IoT also represents the potential convergence -- some say collision -- of critical systems, both government and industry, with commercial technologies widely available to the public.
"The line between consumer and industrial is disappearing,” Greene said. "In the past, no one had a home-powered generation system. But now you can buy an industrial-control system in a box from Lego,” he said, referring to the build-a-robot Lego Mindstorm kits.
It may be only a matter of time before commercial devices, wittingly or not, insinuate themselves into networks powering critical systems.
"And if that happens, all the vulnerabilities that were inherent in this hobbyist device are going to be ported into critical systems to the country,” Greene added.

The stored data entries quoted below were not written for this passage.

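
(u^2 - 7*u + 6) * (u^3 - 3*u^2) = u^5 - 10*u^4 + 27*u^3 - 18*u^2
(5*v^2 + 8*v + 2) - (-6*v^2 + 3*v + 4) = 11*v^2 + 5*v - 2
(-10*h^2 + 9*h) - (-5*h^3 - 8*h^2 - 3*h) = 5*h^3 - 2*h^2 + 12*h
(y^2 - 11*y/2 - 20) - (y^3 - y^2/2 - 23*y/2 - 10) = -y^3 + 3*y^2/2 + 6*y - 10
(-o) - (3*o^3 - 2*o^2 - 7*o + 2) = -3*o^3 + 2*o^2 + 6*o - 2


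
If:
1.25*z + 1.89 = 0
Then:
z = -1.51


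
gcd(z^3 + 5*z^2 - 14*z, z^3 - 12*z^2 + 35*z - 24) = 1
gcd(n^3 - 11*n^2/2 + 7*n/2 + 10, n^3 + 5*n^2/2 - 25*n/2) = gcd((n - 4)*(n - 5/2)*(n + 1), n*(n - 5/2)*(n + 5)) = n - 5/2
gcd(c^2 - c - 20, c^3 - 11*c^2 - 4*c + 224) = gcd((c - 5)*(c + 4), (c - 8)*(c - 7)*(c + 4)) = c + 4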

Make no mistake, the confusion over definitions spills over into the world of consumer devices, too.
"This Internet of Things idea gets thrown out there a lot, and I think there's questions about what that means,” said Hilary Cain, the director of technology and innovation policy at carmaker Toyota.
For example, many newer model cars have Internet-connected multimedia interfaces built directly into the dashboard. Is that part of the Internet of Things? Not really, Cain says. It's basically just a different kind of mobile platform -- a smartphone embedded into your vehicle.
"But some people think of that as the Internet of Things because it is the Internet in a thing," she said.
For car manufacturers, IoT’s promise lies in the possibilities of sensor-informed car maintenance as well as vehicle-to-vehicle and vehicle-to-infrastructure communication, which could reduce car accidents.
Upcoming Challenge: Secure the Internet of Things
The advisory committee’s report didn’t stop at calling for clearer definitions of IoT. In fact, the main thrust of the report was to draw attention to the government’s need to better secure IoT devices in critical infrastructure systems.
"There is a small—and rapidly closing—window to ensure that IoT is adopted in a way that maximizes security and minimizes risk. If the country fails to do so, it will be coping with the consequences for generations," the report concluded.
The committee pegged the window of opportunity at only between two and five years.
Why such a short time frame?
"We're in the midst of IoT adoption,” Greene said. “It's not something that is coming over the horizon."
Government policymakers need to a take a risk-based approach to securing the devices plugged into the increasingly global IoT web, he added.
"If your Wi-Fi toothbrush is hacked, it's probably not a big deal,” Greene said. “If the water system is somehow penetrated or compromised or the power system that supplies electricity to your Wi-Fi toothbrush, that's a bigger problem."
But the key tenets of building a strong cybersecurity posture may not change all that much.
"We can all sit around and wait for that revolutionary silver bullet or we can sit down, think about our assets, think about our threats, conduct some integrated risk management and make some good, sound risk decisions that support our businesses,” said Matt Scholl, deputy division chief at NIST.
Still, the potential for harvesting massive amounts of data may call for a new breed of cybersecurity professional.
“I'm looking for a cryptographer-psychologist-data scientist,” Scholl said. "There's not a lot of them out there. But these are the types of future skill sets that we need. What does the future IoT repairman look like?"